PyMongo Upsert Examples: Update if exists, else insert

Updated: February 8, 2024 By: Guest Contributor Post a comment

Overview

In this tutorial, we dive into the world of MongoDB operations using PyMongo, a Python distribution containing tools for working with MongoDB. One powerful feature offered by MongoDB is the upsert operation. In essence, an upsert operation checks if a document exists in a collection and updates it if it does; otherwise, it inserts a new document. This functionality is crucial for maintaining data integrity and ensuring your database stays up-to-date without unnecessary duplications. We will explore how to execute upsert operations in PyMongo with a variety of examples, from basic to advanced, to help you get a firm grasp of this concept.

Setting up PyMongo

Before we dive into upsert examples, ensure you have PyMongo installed. If not, you can install it using pip:

pip install pymongo

And, ensure you have a running MongoDB instance. You can either set up MongoDB locally or use a cloud service like MongoDB Atlas.

Basic Upsert Example

Let’s begin with the most straightforward example. Suppose you have a collection named users and you want to update a user’s email if the user exists, or insert a new document if the user doesn’t exist:

from pymongo import MongoClient

client = MongoClient('mongodb://localhost:27017/')
db = client['testdb']
users = db['users']

result = users.update_one({'username': 'johndoe'},
                          {'$set': {'email': '[email protected]'}},
                          upsert=True)
print(f"Matched: {result.matched_count}, Modified: {result.modified_count}, Upserted ID: {result.upserted_id}")

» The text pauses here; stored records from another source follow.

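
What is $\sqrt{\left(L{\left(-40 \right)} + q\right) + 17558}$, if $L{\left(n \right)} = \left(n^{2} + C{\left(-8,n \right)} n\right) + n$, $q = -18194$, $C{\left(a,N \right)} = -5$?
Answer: $2 \sqrt{281} \approx 33.526$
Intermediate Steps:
$L{\left(n \right)} = n^{2} - 4 n$ ($L{\left(n \right)} = \left(n^{2} - 5 n\right) + n = n^{2} - 4 n$)
$\sqrt{\left(L{\left(-40 \right)} + q\right) + 17558} = \sqrt{\left(- 40 \left(-4 - 40\right) - 18194\right) + 17558} = \sqrt{\left(\left(-40\right) \left(-44\right) - 18194\right) + 17558} = \sqrt{\left(1760 - 18194\right) + 17558} = \sqrt{-16434 + 17558} = \sqrt{1124} = 2 \sqrt{281}$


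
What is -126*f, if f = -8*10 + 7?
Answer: 9198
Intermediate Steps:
f = -73 (f = -80 + 7 = -73)
-126*f = -126*(-73) = 9198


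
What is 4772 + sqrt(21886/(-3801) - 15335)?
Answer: 4772 + I*sqrt(221637150021)/3801 ≈ 4772.0 + 123.86*I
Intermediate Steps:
4772 + sqrt(21886/(-3801) - 15335) = 4772 + sqrt(21886*(-1/3801) - 15335) = 4772 + sqrt(-21886/3801 - 15335) = 4772 + sqrt(-58310221/3801) = 4772 + I*sqrt(221637150021)/3801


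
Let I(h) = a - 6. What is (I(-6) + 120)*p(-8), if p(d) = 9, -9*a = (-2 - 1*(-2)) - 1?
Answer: 1027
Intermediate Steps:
a = ⅑ (a = -((-2 - 1*(-2)) - 1)/9 = -((-2 + 2) - 1)/9 = -(0 - 1)/9 = -⅑*(-1) = ⅑ ≈ 0.11111)
I(h) = -53/9 (I(h) = ⅑ - 6 = -53/9)
(I(-6) + 120)*p(-8) = (-53/9 + 120)*9 = (1027/9)*9 = 1027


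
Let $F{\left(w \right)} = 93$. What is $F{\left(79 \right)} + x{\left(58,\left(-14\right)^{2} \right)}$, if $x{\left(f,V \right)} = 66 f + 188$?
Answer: $4109$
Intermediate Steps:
$x{\left(f,V \right)} = 188 + 66 f$
$F{\left(79 \right)} + x{\left(58,\left(-14\right)^{2} \right)} = 93 + \left(188 + 66 \cdot 58\right) = 93 + \left(188 + 3828\right) = 93 + 4016 = 4109$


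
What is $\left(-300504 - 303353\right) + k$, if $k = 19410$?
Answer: $-584447$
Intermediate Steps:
$\left(-300504 - 303353\right) + k = \left(-300504 - 303353\right) + 19410 = -603857 + 19410 = -584447$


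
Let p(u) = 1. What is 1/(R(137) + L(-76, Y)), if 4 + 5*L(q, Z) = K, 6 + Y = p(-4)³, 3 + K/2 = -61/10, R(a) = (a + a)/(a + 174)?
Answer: -7775/27671 ≈ -0.28098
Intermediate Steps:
R(a) = 2*a/(174 + a) (R(a) = (2*a)/(174 + a) = 2*a/(174 + a))
K = -91/5 (K = -6 + 2*(-61/10) = -6 - 61/5 = -91/5 ≈ -18.200)
Y = -5 (Y = -6 + 1³ = -6 + 1 = -5)
L(q, Z) = -111/25 (L(q, Z) = -⅘ + (⅕)*(-91/5) = -⅘ - 91/25 = -111/25)
1/(R(137) + L(-76, Y)) = 1/(2*137/(174 + 137) - 111/25) = 1/(2*137/311 - 111/25) = 1/(2*137*(1/311) - 111/25) = 1/(274/311 - 111/25) = 1/(-27671/7775) = -7775/27671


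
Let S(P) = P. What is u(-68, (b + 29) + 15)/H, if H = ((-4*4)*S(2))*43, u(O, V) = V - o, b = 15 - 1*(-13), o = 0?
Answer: -9/172 ≈ -0.052326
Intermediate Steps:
b = 28 (b = 15 + 13 = 28)
u(O, V) = V (u(O, V) = V - 1*0 = V + 0 = V)
H = -1376 (H = (-4*4*2)*43 = -16*2*43 = -32*43 = -1376)
u(-68, (b + 29) + 15)/H = ((28 + 29) + 15)/(-1376) = (57 + 15)*(-1/1376) = 72*(-1/1376) = -9/172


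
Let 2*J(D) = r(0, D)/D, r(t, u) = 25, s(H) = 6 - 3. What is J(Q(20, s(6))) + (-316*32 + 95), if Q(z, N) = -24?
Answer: -480841/48 ≈ -10018.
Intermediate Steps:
s(H) = 3
J(D) = 25/(2*D) (J(D) = (25/D)/2 = 25/(2*D))
J(Q(20, s(6))) + (-316*32 + 95) = (25/2)/(-24) + (-316*32 + 95) = (25/2)*(-1/24) + (-10112 + 95) = -25/48 - 10017 = -480841/48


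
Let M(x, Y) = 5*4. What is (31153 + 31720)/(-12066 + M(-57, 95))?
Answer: -62873/12046 ≈ -5.2194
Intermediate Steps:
M(x, Y) = 20
(31153 + 31720)/(-12066 + M(-57, 95)) = (31153 + 31720)/(-12066 + 20) = 62873/(-12046) = 62873*(-1/12046) = -62873/12046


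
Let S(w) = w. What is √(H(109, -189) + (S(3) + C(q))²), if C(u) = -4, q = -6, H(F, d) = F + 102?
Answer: 2*√53 ≈ 14.560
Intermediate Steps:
H(F, d) = 102 + F
√(H(109, -189) + (S(3) + C(q))²) = √((102 + 109) + (3 - 4)²) = √(211 + (-1)²) = √(211 + 1) = √212 = 2*√53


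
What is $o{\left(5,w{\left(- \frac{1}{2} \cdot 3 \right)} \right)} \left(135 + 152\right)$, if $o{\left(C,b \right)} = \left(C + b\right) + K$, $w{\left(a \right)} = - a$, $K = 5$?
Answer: $\frac{6601}{2} \approx 3300.5$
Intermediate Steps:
$o{\left(C,b \right)} = 5 + C + b$ ($o{\left(C,b \right)} = \left(C + b\right) + 5 = 5 + C + b$)
$o{\left(5,w{\left(- \frac{1}{2} \cdot 3 \right)} \right)} \left(135 + 152\right) = \left(5 + 5 - - \frac{1}{2} \cdot 3\right) \left(135 + 152\right) = \left(5 + 5 - \left(-1\right) \frac{1}{2} \cdot 3\right) 287 = \left(5 + 5 - \left(- \frac{1}{2}\right) 3\right) 287 = \left(5 + 5 - - \frac{3}{2}\right) 287 = \left(5 + 5 + \frac{3}{2}\right) 287 = \frac{23}{2} \cdot 287 = \frac{6601}{2}$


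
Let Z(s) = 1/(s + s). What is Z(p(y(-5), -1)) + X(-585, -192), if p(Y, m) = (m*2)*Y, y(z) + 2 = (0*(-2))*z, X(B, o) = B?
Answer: -4679/8 ≈ -584.88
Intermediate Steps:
y(z) = -2 (y(z) = -2 + (0*(-2))*z = -2 + 0*z = -2 + 0 = -2)
p(Y, m) = 2*Y*m (p(Y, m) = (2*m)*Y = 2*Y*m)
Z(s) = 1/(2*s)
Z(p(y(-5), -1)) + X(-585, -192) = 1/(2*((2*(-2)*(-1)))) - 585 = (½)/4 - 585 = (½)*(¼) - 585 = ⅛ - 585 = -4679/8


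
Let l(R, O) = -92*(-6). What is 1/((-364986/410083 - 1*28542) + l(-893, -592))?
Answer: -410083/11478588156 ≈ -3.5726e-5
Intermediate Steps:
l(R, O) = 552
1/((-364986/410083 - 1*28542) + l(-893, -592)) = 1/((-364986/410083 - 1*28542) + 552) = 1/((-364986*1/410083 - 28542) + 552) = 1/((-364986/410083 - 28542) + 552) = 1/(-11704953972/410083 + 552) = 1/(-11478588156/410083) = -410083/11478588156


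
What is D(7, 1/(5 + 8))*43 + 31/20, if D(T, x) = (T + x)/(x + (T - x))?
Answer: 81941/1820 ≈ 45.023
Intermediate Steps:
D(T, x) = (T + x)/T
D(7, 1/(5 + 8))*43 + 31/20 = ((7 + 1/(5 + 8))/7)*43 + 31/20 = ((7 + 1/13)/7)*43 + 31*(1/20) = ((7 + 1/13)/7)*43 + 31/20 = ((⅐)*(92/13))*43 + 31/20 = (92/91)*43 + 31/20 = 3956/91 + 31/20 = 81941/1820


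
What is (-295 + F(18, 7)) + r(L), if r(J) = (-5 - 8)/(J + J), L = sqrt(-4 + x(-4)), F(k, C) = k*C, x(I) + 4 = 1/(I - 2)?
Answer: -169 + 13*I*sqrt(6)/14 ≈ -169.0 + 2.2745*I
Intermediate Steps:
x(I) = -4 + 1/(-2 + I) (x(I) = -4 + 1/(I - 2) = -4 + 1/(-2 + I))
F(k, C) = C*k
L = 7*I*sqrt(6)/6 (L = sqrt(-4 + (9 - 4*(-4))/(-2 - 4)) = sqrt(-4 + (9 + 16)/(-6)) = sqrt(-4 - 1/6*25) = sqrt(-4 - 25/6) = sqrt(-49/6) = 7*I*sqrt(6)/6 ≈ 2.8577*I)
r(J) = -13/(2*J) (r(J) = -13*1/(2*J) = -13/(2*J))
(-295 + F(18, 7)) + r(L) = (-295 + 7*18) - 13*(-I*sqrt(6)/7)/2 = (-295 + 126) - (-13)*I*sqrt(6)/14 = -169 + 13*I*sqrt(6)/14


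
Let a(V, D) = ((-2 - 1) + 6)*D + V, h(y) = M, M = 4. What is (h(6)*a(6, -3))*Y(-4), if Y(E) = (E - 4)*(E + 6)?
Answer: 192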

This code connects to the MongoDB database and the users collection, attempts to update a document where the username is ‘johndoe’, and if no document is found, inserts a new document with the username and email address provided. The upsert parameter is set to True, enabling this behavior.

Handling Complex Documents

As we move to more advanced examples, consider we have more complex documents involving nested structures or arrays. For example, updating a user’s preferences:

from pymongo import MongoClient

client = MongoClient('mongodb://localhost:27017/')
db = client['testdb']
collection = db['complex_users']

result = collection.update_one(
    {'username': 'janedoe'},
    {'$set': {'preferences.notifications.email': True}},
    upsert=True)
print(f"Upserted ID: {result.upserted_id}")

This operation digs into a nested field (preferences.notifications.email) within a document and sets it. If a document with ‘janedoe’ as username does not exist, it will initialize it with the provided path and value.

Using update_many with Upsert

There’s more to updating documents in MongoDB than just using update_one. With the right conditions, you could also employ update_many for affecting multiple documents. Though less common in an upsert context, it holds potential for bulk operations. For demonstration, suppose we want to tag all users from a certain city:

from pymongo import MongoClient

client = MongoClient('mongodb://localhost:27017/')
db = client['testdb']
collection = db['users_tag']

result = collection.update_many(
    {'city': 'New York'},
    {'$set': {'tag': 'NY Resident'}},
    upsert=True)
print(f"Matched: {result.matched_count}, Modified: {result.modified_count}")

Remember, upsert with update_many is rare since the operation is designed to update multiple existing documents. An upsert here would only insert a single document if no matches were found, which might not be the expected outcome in a bulk operation scenario.

Upserting with Complex Queries

You can also perform upserts using more complex queries and conditions. For example, adjusting a document based on more intricate query conditions:

from pymongo import MongoClient

client = MongoClient('mongodb://localhost:27017/')
db = client['testdb']
collection = db['advanced_users']

result = collection.update_one(
    {'username': 'johndoe', 'status': {'$ne': 'inactive'}},
    {'$set': {'last_login': '2023-04-01'}},
    upsert=True)
print(f"Upserted ID: {result.upserted_id}")

In this example, we specify not only the username but also a condition that the user’s status must not be ‘inactive’ for the upsert operation to take place. This demonstrates the flexibility of MongoDB’s querying capabilities integrated with upsert operations.

Conclusion

PyMongo offers a powerful and versatile way to interact with MongoDB, with upsert being one of its most useful operations. By understanding and utilizing upserts, you can efficiently maintain the integrity and relevance of your database data with minimal effort. Whether you’re managing simple collections or dealing with complex documents and queries, PyMongo’s upsert capabilities are an essential tool in your development arsenal.